Experimental Evaluation
The experiments used various datasets, including DIBCO benchmarks, to validate the model, training with a mixture of image patches and augmentations. The proposed framework's performance was compared against traditional binarization techniques and deep-learning-based methods like U-Net, Pix2Pix, and CycleGAN.
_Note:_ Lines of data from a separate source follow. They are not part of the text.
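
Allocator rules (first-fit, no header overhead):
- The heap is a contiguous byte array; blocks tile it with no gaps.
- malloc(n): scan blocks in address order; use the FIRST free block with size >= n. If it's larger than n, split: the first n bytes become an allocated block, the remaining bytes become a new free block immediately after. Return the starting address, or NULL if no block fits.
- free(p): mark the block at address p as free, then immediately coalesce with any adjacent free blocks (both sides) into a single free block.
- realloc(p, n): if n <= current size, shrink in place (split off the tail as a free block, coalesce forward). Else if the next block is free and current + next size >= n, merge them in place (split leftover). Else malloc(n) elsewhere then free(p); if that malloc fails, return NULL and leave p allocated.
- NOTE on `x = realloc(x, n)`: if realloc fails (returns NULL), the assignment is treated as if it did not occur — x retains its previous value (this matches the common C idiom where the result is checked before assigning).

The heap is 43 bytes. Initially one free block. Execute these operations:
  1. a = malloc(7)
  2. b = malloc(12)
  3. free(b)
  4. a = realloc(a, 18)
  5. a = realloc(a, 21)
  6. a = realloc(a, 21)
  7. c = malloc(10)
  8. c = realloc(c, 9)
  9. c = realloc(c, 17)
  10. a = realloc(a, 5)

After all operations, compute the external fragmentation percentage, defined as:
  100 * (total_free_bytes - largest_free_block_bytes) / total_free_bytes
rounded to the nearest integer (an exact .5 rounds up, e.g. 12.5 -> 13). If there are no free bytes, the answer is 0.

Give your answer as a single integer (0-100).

Op 1: a = malloc(7) -> a = 0; heap: [0-6 ALLOC][7-42 FREE]
Op 2: b = malloc(12) -> b = 7; heap: [0-6 ALLOC][7-18 ALLOC][19-42 FREE]
Op 3: free(b) -> (freed b); heap: [0-6 ALLOC][7-42 FREE]
Op 4: a = realloc(a, 18) -> a = 0; heap: [0-17 ALLOC][18-42 FREE]
Op 5: a = realloc(a, 21) -> a = 0; heap: [0-20 ALLOC][21-42 FREE]
Op 6: a = realloc(a, 21) -> a = 0; heap: [0-20 ALLOC][21-42 FREE]
Op 7: c = malloc(10) -> c = 21; heap: [0-20 ALLOC][21-30 ALLOC][31-42 FREE]
Op 8: c = realloc(c, 9) -> c = 21; heap: [0-20 ALLOC][21-29 ALLOC][30-42 FREE]
Op 9: c = realloc(c, 17) -> c = 21; heap: [0-20 ALLOC][21-37 ALLOC][38-42 FREE]
Op 10: a = realloc(a, 5) -> a = 0; heap: [0-4 ALLOC][5-20 FREE][21-37 ALLOC][38-42 FREE]
Free blocks: [16 5] total_free=21 largest=16 -> 100*(21-16)/21 = 500/21 ≈ 23.810 -> rounds to 24

Answer: 24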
The results demonstrated superior performance for the proposed method across metrics such as F-measure, pseudo-F-measure, DRD, and PSNR, outperforming state-of-the-art baselines significantly (Table).
1
2
3
4
5
|
| Method | F-measure | F_ps | DRD | PSNR |
|-------------|-----------|---------|------|------|
| Baseline A | XX.X | XX.X | XX.X | XX.X |
| Baseline B | XX.X | XX.X | XX.X | XX.X |
| Ours | 97.8 | 98.7 | 1.1 | 24.3 | |
Figure 3: Binarization results using the trained BiNet model on test set. Images are in the order: input, predicted and ground truth from left to right for each sample result.
Conclusion
The adversarial noise-texture augmentation method enhances the robustness and accuracy of document binarization tasks significantly. By leveraging unpaired data to create realistic adversarial examples, the framework efficiently addresses document degradation challenges. Future work could explore further refinement of adversarial training strategies and application to other document processing tasks.